The multicenter, international, randomized, prospective study included patients (n=501) with acute MI, angiographic evidence of thrombus grade 3 to grade 5 and a reference vessel diameter ≥2.5 mm. Patients were allocated to either rheolytic thrombectomy before direct infarct artery stenting (n=256) or direct stenting alone (n=245). Co-primary endpoints were early ST-segment resolution and technetium-99m-sestamibi infarct size, and researchers considered an alpha value equal to 0.05 achieved by both co-primary surrogate endpoints or an alpha value equal to 0.025 for a single primary surrogate endpoint as evidence of statistical significance.

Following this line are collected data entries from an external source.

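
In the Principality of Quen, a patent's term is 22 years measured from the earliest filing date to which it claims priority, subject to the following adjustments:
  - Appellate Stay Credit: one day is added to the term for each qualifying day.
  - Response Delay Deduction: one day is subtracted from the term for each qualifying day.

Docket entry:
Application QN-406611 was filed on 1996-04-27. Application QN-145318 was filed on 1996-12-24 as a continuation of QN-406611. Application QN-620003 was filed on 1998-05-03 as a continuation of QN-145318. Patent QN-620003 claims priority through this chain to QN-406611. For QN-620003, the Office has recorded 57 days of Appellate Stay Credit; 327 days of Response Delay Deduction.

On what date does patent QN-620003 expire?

2017-07-31

Earliest priority filing: 27 April 1996.
Base term: 27 April 1996 + 22 years → 27 April 2018.
Appellate Stay Credit: +57 days → 23 June 2018.
Response Delay Deduction: −327 days → 31 July 2017.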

Study results showed that ST-segment resolution was more frequent in the thrombectomy arm (85.8%) vs. the direct stenting alone arm (78.8%, P=.043), whereas no difference between groups was revealed in the other surrogate endpoints. Researchers also found that the 6-month major adverse cardiovascular events rate was 11.2% in the thrombectomy arm and 19.4% in the direct stenting alone arm (P=.011), and the 1-year event-free survival rates were 85.2 ± 2.3% for the thrombectomy patients and 75 ± 3.1% for the direct stenting alone arm (P=.009).

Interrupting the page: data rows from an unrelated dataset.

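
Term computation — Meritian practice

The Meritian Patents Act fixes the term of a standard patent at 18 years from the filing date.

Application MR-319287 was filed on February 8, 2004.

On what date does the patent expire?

2022-02-08

Filing date + 18 years → 8 February 2022.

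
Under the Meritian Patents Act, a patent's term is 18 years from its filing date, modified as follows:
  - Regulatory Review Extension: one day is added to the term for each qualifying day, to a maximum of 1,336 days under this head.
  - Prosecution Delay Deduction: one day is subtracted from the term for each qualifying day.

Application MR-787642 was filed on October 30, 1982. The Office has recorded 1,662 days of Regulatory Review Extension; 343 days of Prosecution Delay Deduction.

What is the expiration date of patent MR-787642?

July 20, 2003

Base term: filing date + 18 years → 30 October 2000.
Regulatory Review Extension: 1662 days claimed exceeds the 1336-day cap, so +1336 days → 27 June 2004.
Prosecution Delay Deduction: −343 days → 20 July 2003.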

“Although the primary efficacy endpoints were not met, the results of this study support the use of rheolytic thrombectomy before infarct artery stenting in patients with acute MI and evidence of coronary thrombus,” the researchers wrote in the study. “However, the routine use of rheolytic thrombectomy in acute MI should be confirmed by future larger trials.”

In an accompanying editorial, Adnan Kastrati, MD, Robert A. Byrne, MB, BCH, and Albert Schömig, MD, all from the Technische Universität in Munich, wrote that the researchers’ interpretation of the results may be spurred by their attraction to the concept of thrombectomy than by the strength of the evidence shown in the study.

“Device complexity may be a significant limitation of rheolytic thrombectomy, especially in out-of-hours and emergency situations, and what evidence is available is far from being a motivation for its adoption into routine practice,” they wrote.